Дежурная сестра приняла новую роженицу спокойно и деловито, так, будто ничего не произошло за эти месяцы. Пожалуй, только в прежнее время она не была бы такой молчаливой и встретила бы будущую мать парочкой тех самых теплых традиционных шуток, которые имеются в запасе у любой сестры любого родильного дома. Но на этот раз сестра была молчалива.
– Можете справиться о здоровье жены завтра утром, – сказала она лейтенанту.
Утром следующего дня лейтенант пришел снова.
– Сын у вас, – оказал старик-сторож. – Нельзя ли табачку по сему случаю?..
Они свернули длинные козьи ножки, и молодой отец долго расспрашивал старика, как прошли роды, кричала ли роженица и сколько весит ребенок. Старик, сплевывая самосад, отвечал, что все было в порядке, кричала аккуратно, а сколько весу в ребенке, этого нельзя сказать, потому что детские весы украли немцы. Он рассказал, что здесь, в белых палатах родильного дома, любовно выкрашенных эмалевой краской, были на постое грязные немецкие саперы, спавшие на детских матрацах.
– Так что за супругу можете не волноваться, – сказал, прощаясь, сторож. – Заходите вечерком.
Вечером в дверь родильного дома постучал другой военный в таком же комбинезоне. Это был маленький толстяк, курносый, с озорными глазами. Унты делали его еще меньше и толще.
– Ну, дед, – сказал он, энергично потирая с мороза руки. – Как там Федорова Степанида? Как сынок?
– А вы кто им будете? – оказал старик.
– Известно кто, – весело ответил толстяк. Отец. Сказывай быстрей, как там наш сынишка?
Старик удивился, но, как человек бывалый, постарался степенным кашлем скрыть удивление.
– Намедни уже один папаша побывали, – оказал он, искоса посматривая на толстяка.

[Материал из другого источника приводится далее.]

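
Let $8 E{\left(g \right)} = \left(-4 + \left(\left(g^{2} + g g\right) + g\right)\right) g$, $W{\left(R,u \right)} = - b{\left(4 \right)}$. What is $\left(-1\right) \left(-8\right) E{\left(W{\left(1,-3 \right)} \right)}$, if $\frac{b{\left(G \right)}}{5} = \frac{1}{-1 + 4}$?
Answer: $\frac{5}{27} \approx 0.18519$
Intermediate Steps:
$b{\left(G \right)} = \frac{5}{3}$ ($b{\left(G \right)} = \frac{5}{-1 + 4} = \frac{5}{3}$)
$W{\left(R,u \right)} = - \frac{5}{3}$ ($W{\left(R,u \right)} = \left(-1\right) \frac{5}{3} = - \frac{5}{3}$)
$E{\left(g \right)} = \frac{g \left(-4 + g + 2 g^{2}\right)}{8}$ ($E{\left(g \right)} = \frac{\left(-4 + \left(\left(g^{2} + g g\right) + g\right)\right) g}{8} = \frac{\left(-4 + \left(\left(g^{2} + g^{2}\right) + g\right)\right) g}{8} = \frac{\left(-4 + \left(2 g^{2} + g\right)\right) g}{8} = \frac{\left(-4 + \left(g + 2 g^{2}\right)\right) g}{8} = \frac{\left(-4 + g + 2 g^{2}\right) g}{8} = \frac{g \left(-4 + g + 2 g^{2}\right)}{8}$)
$\left(-1\right) \left(-8\right) E{\left(W{\left(1,-3 \right)} \right)} = \left(-1\right) \left(-8\right) \frac{1}{8} \left(- \frac{5}{3}\right) \left(-4 - \frac{5}{3} + 2 \left(- \frac{5}{3}\right)^{2}\right) = 8 \cdot \frac{1}{8} \left(- \frac{5}{3}\right) \left(-4 - \frac{5}{3} + 2 \cdot \frac{25}{9}\right) = 8 \cdot \frac{1}{8} \left(- \frac{5}{3}\right) \left(-4 - \frac{5}{3} + \frac{50}{9}\right) = 8 \cdot \frac{1}{8} \left(- \frac{5}{3}\right) \left(- \frac{1}{9}\right) = 8 \cdot \frac{5}{216} = \frac{5}{27}$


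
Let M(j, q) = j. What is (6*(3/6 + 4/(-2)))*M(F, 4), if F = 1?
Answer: -9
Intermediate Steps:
(6*(3/6 + 4/(-2)))*M(F, 4) = (6*(3/6 + 4/(-2)))*1 = (6*(3*(1/6) + 4*(-1/2)))*1 = (6*(1/2 - 2))*1 = (6*(-3/2))*1 = -9*1 = -9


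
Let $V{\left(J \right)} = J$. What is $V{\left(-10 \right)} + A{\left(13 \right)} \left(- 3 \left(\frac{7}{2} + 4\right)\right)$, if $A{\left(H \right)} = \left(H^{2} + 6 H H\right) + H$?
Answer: $-26920$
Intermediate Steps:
$A{\left(H \right)} = H + 7 H^{2}$ ($A{\left(H \right)} = \left(H^{2} + 6 H^{2}\right) + H = 7 H^{2} + H = H + 7 H^{2}$)
$V{\left(-10 \right)} + A{\left(13 \right)} \left(- 3 \left(\frac{7}{2} + 4\right)\right) = -10 + 13 \left(1 + 7 \cdot 13\right) \left(- 3 \left(\frac{7}{2} + 4\right)\right) = -10 + 13 \left(1 + 91\right) \left(- 3 \left(7 \cdot \frac{1}{2} + 4\right)\right) = -10 + 13 \cdot 92 \left(- 3 \left(\frac{7}{2} + 4\right)\right) = -10 + 1196 \left(\left(-3\right) \frac{15}{2}\right) = -10 + 1196 \left(- \frac{45}{2}\right) = -10 - 26910 = -26920$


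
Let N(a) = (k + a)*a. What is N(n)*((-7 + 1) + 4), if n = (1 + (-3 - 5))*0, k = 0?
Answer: 0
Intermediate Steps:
n = 0 (n = (1 - 8)*0 = -7*0 = 0)
N(a) = a² (N(a) = (0 + a)*a = a*a = a²)
N(n)*((-7 + 1) + 4) = 0²*((-7 + 1) + 4) = 0*(-6 + 4) = 0*(-2) = 0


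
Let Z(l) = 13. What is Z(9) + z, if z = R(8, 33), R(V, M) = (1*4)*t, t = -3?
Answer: 1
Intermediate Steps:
R(V, M) = -12 (R(V, M) = (1*4)*(-3) = 4*(-3) = -12)
z = -12
Z(9) + z = 13 - 12 = 1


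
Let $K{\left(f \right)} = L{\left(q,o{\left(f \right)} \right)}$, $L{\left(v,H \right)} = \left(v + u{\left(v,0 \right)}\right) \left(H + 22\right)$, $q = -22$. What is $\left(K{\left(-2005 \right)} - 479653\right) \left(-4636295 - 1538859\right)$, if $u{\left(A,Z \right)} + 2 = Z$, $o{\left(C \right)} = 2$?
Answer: $2965488030266$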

Но на толстяка это сообщение, повидимому, не произвело никакого впечатления.
– Побывал, говоришь? – переспросил он спокойно. – Это хорошо, это очень хорошо. Ну, как сын? Здоров? Молоко есть?
Старик ответил, что сын здоров и что молоко у матери есть. Потом толстяк вынул из карманов тулупа два мандарина, ноздреватые, неправильной формы кубики рафинада, завязанные в чистый носовой платок, я кольцо колбасы.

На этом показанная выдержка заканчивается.